Learning objectives

  • Take a broken RL implementation (e.g. SAC that does not learn or converges to poor return) and diagnose the issue systematically.
  • Write unit tests for the environment (e.g. step returns correct shapes, reset works, reward is bounded), the replay buffer (e.g. sample returns correct batch shape, storage and sampling are consistent), and gradient shapes (e.g. critic loss backward produces gradients of the right shape).
  • Add logging for Q-values (min, max, mean), rewards (per step and per episode), and entropy (or log_prob) so you can spot numerical issues, collapse, or scale problems.
  • Identify the root cause (e.g. wrong sign, wrong target, learning rate, or reward scale) and fix it.
  • Relate debugging practice to robot navigation and healthcare where bugs can be costly.

Concept and real-world RL

Debugging RL code is hard because the learning signal is noisy and many components interact (env, buffer, critic, actor, target network). A systematic approach: (1) Unit test each piece: env step/reset, buffer add/sample, and that gradients flow (loss.backward() and optimizer.step() change parameters). (2) Log key quantities: Q(s,a) range, reward distribution, entropy. (3) Sanity checks: reward scale (not too large/small), Q not exploding, policy not deterministic too early. (4) Compare with a known-good implementation or a simpler env. In robot navigation and healthcare, catching bugs before deployment is critical.

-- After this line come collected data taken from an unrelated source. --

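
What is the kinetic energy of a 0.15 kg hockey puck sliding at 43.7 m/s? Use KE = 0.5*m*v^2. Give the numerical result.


KE = 0.5 * m * v^2
KE = 0.5 * 0.15 * 43.7^2
KE = 0.5 * 0.15 * 1909.69 = 143.2268 J

143.2268 J


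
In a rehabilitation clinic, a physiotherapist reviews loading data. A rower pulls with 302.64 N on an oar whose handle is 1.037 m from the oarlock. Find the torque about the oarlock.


tau = F * d
tau = 302.64 * 1.037
tau = 313.8377 N*m

313.8377 N*m


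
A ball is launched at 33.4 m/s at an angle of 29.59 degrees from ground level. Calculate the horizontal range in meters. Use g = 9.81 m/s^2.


R = v^2 * sin(2*theta) / g
Convert angle to radians: theta = 29.59 deg = 0.5164 rad
sin(2*theta) = sin(1.0329) = 0.8588
R = 33.4^2 * 0.8588 / 9.81
R = 1115.56 * 0.8588 / 9.81 = 97.6577 m

97.6577 m


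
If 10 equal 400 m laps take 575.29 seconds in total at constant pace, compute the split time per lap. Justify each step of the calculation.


Split time = total_time / n_laps = 575.29 / 10
Split time = 57.529 s per lap

57.529 s


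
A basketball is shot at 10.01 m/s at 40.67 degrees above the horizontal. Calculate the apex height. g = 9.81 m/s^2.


H = (v*sin(theta))^2 / (2*g)
vy = v*sin(theta) = 10.01 * sin(40.67 deg) = 6.5235 m/s
H = vy^2 / (2*g) = 42.5565 / (2*9.81)
H = 42.5565 / 19.62 = 2.169 m

2.169 m


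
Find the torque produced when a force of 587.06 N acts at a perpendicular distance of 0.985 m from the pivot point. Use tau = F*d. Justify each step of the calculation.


tau = F * d
tau = 587.06 * 0.985
tau = 578.2541 N*m

578.2541 N*m


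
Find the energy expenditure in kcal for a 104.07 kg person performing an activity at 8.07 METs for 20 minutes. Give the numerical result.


kcal = MET * mass * time_hr
Convert time: 20 min = 0.3333 hr
kcal = 8.07 * 104.07 * 0.3333
kcal = 279.9483 kcal

279.9483 kcal


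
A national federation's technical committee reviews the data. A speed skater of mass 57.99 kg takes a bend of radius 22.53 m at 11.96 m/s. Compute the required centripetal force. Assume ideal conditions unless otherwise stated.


Fc = m * v^2 / r
v^2 = 11.96^2 = 143.0416
Fc = 57.99 * 143.0416 / 22.53
Fc = 8294.9824 / 22.53 = 368.175 N

368.175 N


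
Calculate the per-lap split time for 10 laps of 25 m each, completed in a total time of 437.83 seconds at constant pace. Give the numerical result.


Split time = total_time / n_laps = 437.83 / 10
Split time = 43.783 s per lap

43.783 s


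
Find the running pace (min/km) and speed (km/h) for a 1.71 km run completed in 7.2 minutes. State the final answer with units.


Pace = time / distance = 7.2 min / 1.71 km = 4.2105 min/km
Speed = distance / time_in_hours = 1.71 / 0.12 hr
Speed = 14.25 km/h

4.2105 min/km, 14.25 km/h


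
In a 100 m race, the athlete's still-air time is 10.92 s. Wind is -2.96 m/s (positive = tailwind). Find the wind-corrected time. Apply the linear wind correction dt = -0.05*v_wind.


dt = -0.05 * v_wind = -0.05 * -2.96 = 0.148 s
t_corrected = t_still + dt = 10.92 + (0.148)
t_corrected = 11.068 s

11.068 s


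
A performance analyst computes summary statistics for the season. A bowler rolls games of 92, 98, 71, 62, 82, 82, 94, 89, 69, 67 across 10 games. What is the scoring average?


Average = sum / n
Sum = 806
Average = 806 / 10 = 80.6

80.6


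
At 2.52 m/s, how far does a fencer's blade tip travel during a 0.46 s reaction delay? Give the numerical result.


d = v * t
d = 2.52 * 0.46
d = 1.1592 m

1.1592 m


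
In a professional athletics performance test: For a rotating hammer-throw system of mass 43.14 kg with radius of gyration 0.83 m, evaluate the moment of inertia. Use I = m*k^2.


I = m * k^2
I = 43.14 * 0.83^2
I = 43.14 * 0.6889 = 29.7191 kg*m^2

29.7191 kg*m^2


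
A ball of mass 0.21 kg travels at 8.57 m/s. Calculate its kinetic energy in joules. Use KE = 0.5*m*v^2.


KE = 0.5 * m * v^2
KE = 0.5 * 0.21 * 8.57^2
KE = 0.5 * 0.21 * 73.4449 = 7.7117 J

7.7117 J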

Where you see this in practice: Unit testing in RL libraries; logging and monitoring in training loops; debugging checklists in RL courses and blogs.

Illustration (diagnostics): When SAC doesn’t learn, logging Q-values, reward, and entropy helps. The chart below shows healthy vs broken: Q can go to 0 or explode; entropy can collapse to 0.

Exercise: Take a broken RL implementation (e.g., SAC that doesn’t learn). Write unit tests for the environment, replay buffer, and gradient shapes. Add logging for Q-values, rewards, and entropy. Diagnose the issue.

Professor’s hints

  • Broken SAC: You can introduce a bug (e.g. wrong sign in actor loss, target Q not detached, reward multiplied by 0, or learning rate too high/low) or use an existing buggy snippet. The goal is to find and fix it.
  • Unit tests: (1) Env: reset() returns obs in expected shape; step(a) returns (obs, reward, done, info); run 10 steps and check no NaN. (2) Buffer: add 100 transitions, sample batch of 32; check shapes of s, a, r, s’, done. (3) Gradients: compute critic loss, loss.backward(); check that critic parameters have non-zero grad; same for actor.
  • Logging: Every N steps, log mean Q(s,a) on a batch, mean reward in the last 10 episodes, mean entropy (or mean log π(a|s)). Plot or print; look for Q going to 0 or infinity, reward always 0, entropy collapsing to 0.
  • Common SAC bugs: Forgetting to detach target Q; wrong sign in the actor loss (should maximize Q); reward scale (e.g. need to normalize); replay buffer not filling before updates.

Common pitfalls

  • Assuming the env is correct: Often the bug is in the env (e.g. wrong reward, done flag, or state). Test the env in isolation.
  • Not checking gradients: If a loss term is not connected to the graph (e.g. constant), gradients will be zero and that part of the model will not learn.
  • Overlooking scale: Rewards or Q-values that are too large can cause instability; too small and learning is slow. Log and normalize if needed.

Worked solution (warm-up: LLM scale)Key idea: When applying RL to large language models, we have huge state/action spaces (vocabulary, long sequences). We need to scale rewards and gradients: e.g. normalize advantages, clip rewards, use a small KL penalty coefficient so the policy doesn’t collapse. Training is expensive so we reuse a pretrained model and do a few PPO (or DPO) updates. Monitor reward and KL; if reward spikes and KL explodes, we are reward hacking—tune the KL penalty.

Extra practice

  1. Warm-up: Why is it useful to log Q-values and entropy during SAC training? What would you suspect if Q-values grow without bound?
  2. Coding: Start from a minimal SAC (or use a known buggy version). Add unit tests for env and buffer. Add logging for Q, reward, entropy. Run for 10k steps. If it does not learn, use the logs and tests to find the bug; fix and verify that return increases.
  3. Challenge: Intentionally introduce three bugs (e.g. wrong target, missing detach, reward scale). Write a short “debugging report”: what you logged, what you observed, and how you identified each bug.